The Christmas Cardinal

By Raelyn Pracht

Growing up, we always decorated the Christmas tree the day after Thanksgiving. My father would string the lights on the tree and wrap it in shiny, silver garland. Then my brothers and sisters and I would add strands of matching tinsel. Since I was no more than five at the time, my tinsel hung in clumps at my eye level. No one seemed to care, though; tree decorating was a family event enjoyed by all of us, despite our age differences.

Once we had finished the tinsel, it was time for my father to place the first ornament on the tree. I watched with the eyes and heart of a young child as he opened a special box and took out the only ornament inside: a white dove with glimmers of light blue on its wings with the faintest shades of gray on its underbelly.

My father, who always seemed stoic and strong, held the dove gently, almost tenderly. The bird’s tail, tinted with blues and grays, stretched out and over my father’s large, rough hands.

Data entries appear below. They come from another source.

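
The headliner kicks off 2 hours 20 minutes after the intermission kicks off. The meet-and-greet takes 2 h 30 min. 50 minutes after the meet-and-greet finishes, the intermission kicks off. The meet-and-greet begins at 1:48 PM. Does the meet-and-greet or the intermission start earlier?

the meet-and-greet

The meet-and-greet ends at 1:48 PM + 150 min = 4:18 PM.
The intermission starts at 4:18 PM + 50 min = 5:08 PM.
The meet-and-greet starts at 1:48 PM and the intermission starts at 5:08 PM, so the meet-and-greet is first.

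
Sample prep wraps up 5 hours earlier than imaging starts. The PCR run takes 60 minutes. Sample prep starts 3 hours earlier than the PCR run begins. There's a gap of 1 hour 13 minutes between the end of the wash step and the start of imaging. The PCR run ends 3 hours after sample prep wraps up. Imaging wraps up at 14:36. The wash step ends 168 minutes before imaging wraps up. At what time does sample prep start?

07:01

The wash step ends at 14:36 − 168 min = 11:48.
Imaging starts at 11:48 + 73 min = 13:01.
Sample prep ends at 13:01 − 300 min = 08:01.
The PCR run ends at 08:01 + 180 min = 11:01.
The PCR run starts at 11:01 − 60 min = 10:01.
Sample prep starts at 10:01 − 180 min = 07:01.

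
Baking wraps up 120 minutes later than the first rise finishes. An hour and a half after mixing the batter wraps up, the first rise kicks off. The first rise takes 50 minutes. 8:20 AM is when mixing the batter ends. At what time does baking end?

The first rise starts at 8:20 AM + 90 min = 9:50 AM.
The first rise ends at 9:50 AM + 50 min = 10:40 AM.
Baking ends at 10:40 AM + 120 min = 12:40 PM.

12:40 PM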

That year, my father turned to us and said, “This dove is for your Aunt Connie … my sister.”  As he reached near the top of the tree and clipped the solitary dove to a high branch, he told us the story. When his sister passed, she was only sixteen. Father wanted something to remember her by, so he took this dove off one of the funeral arrangements. And now it perched in our Christmas tree, strong and peaceful, atop strands of silver tinsel and garland.

Every year after, that dove was the first ornament on the tree and the last ornament to be removed. Many Christmases passed and life moved on, just as other relatives did, too. So we added more doves to the branches of our tree. Each ornament held unique memories of people we loved. More than that, it was almost as if our loved ones were there, celebrating Christmas with us somehow, as those doves watched our celebrations from the boughs of our evergreen.

The kids all knew we would continue this tradition, started by my father, into our own families. After I got married, I was blessed to spend the first twenty Christmases without any doves upon our tree.  Every year, I would decorate the tree with my husband and daughter the day after Thanksgiving; every year I would be grateful for a tree without doves.

Who could have known that the first person to be represented on our Christmas tree would be the person who actually started the tradition?

It snowed heavily the January before my dad died. When the storm finally stopped, my mom and dad stepped outside in the cold to take it all in. Fresh snow covered the evergreens that lined their driveway. Fresh snow draped the hills in their yard. They stood in awe, soaking of the bright, glistening landscape. They looked up at the branches of one of the evergreens and saw eight cardinals on one branch, sitting in striking red against the dazzling white.

After my father died unexpectedly the following July, I walked the same yard that had been covered in deep snow months earlier. I stopped in front of the evergreen and imagined how beautiful the scene must have been.

The day after Thanksgiving, once the lights were all on the tree, I took out a small box that contained a single ornament. I chose a cardinal with contrasting shades of deep reds on its wings and the faintest shades of black on its underbelly. Its tail, tinted with the same colors, stretched out and over my hand.

Holding that cardinal for the first time, I was brought right back to 1978, standing beside the family Christmas tree, watching my dad run his rough fingers softly along the dove.

I placed the redbird on the highest branch, making sure it looked back out on my family. Then I whispered gently to my daughter, “This is for your grandfather . . . my father.”

That cardinal is the first ornament I put on the tree every year, and the last one to come off. Thanks, dad.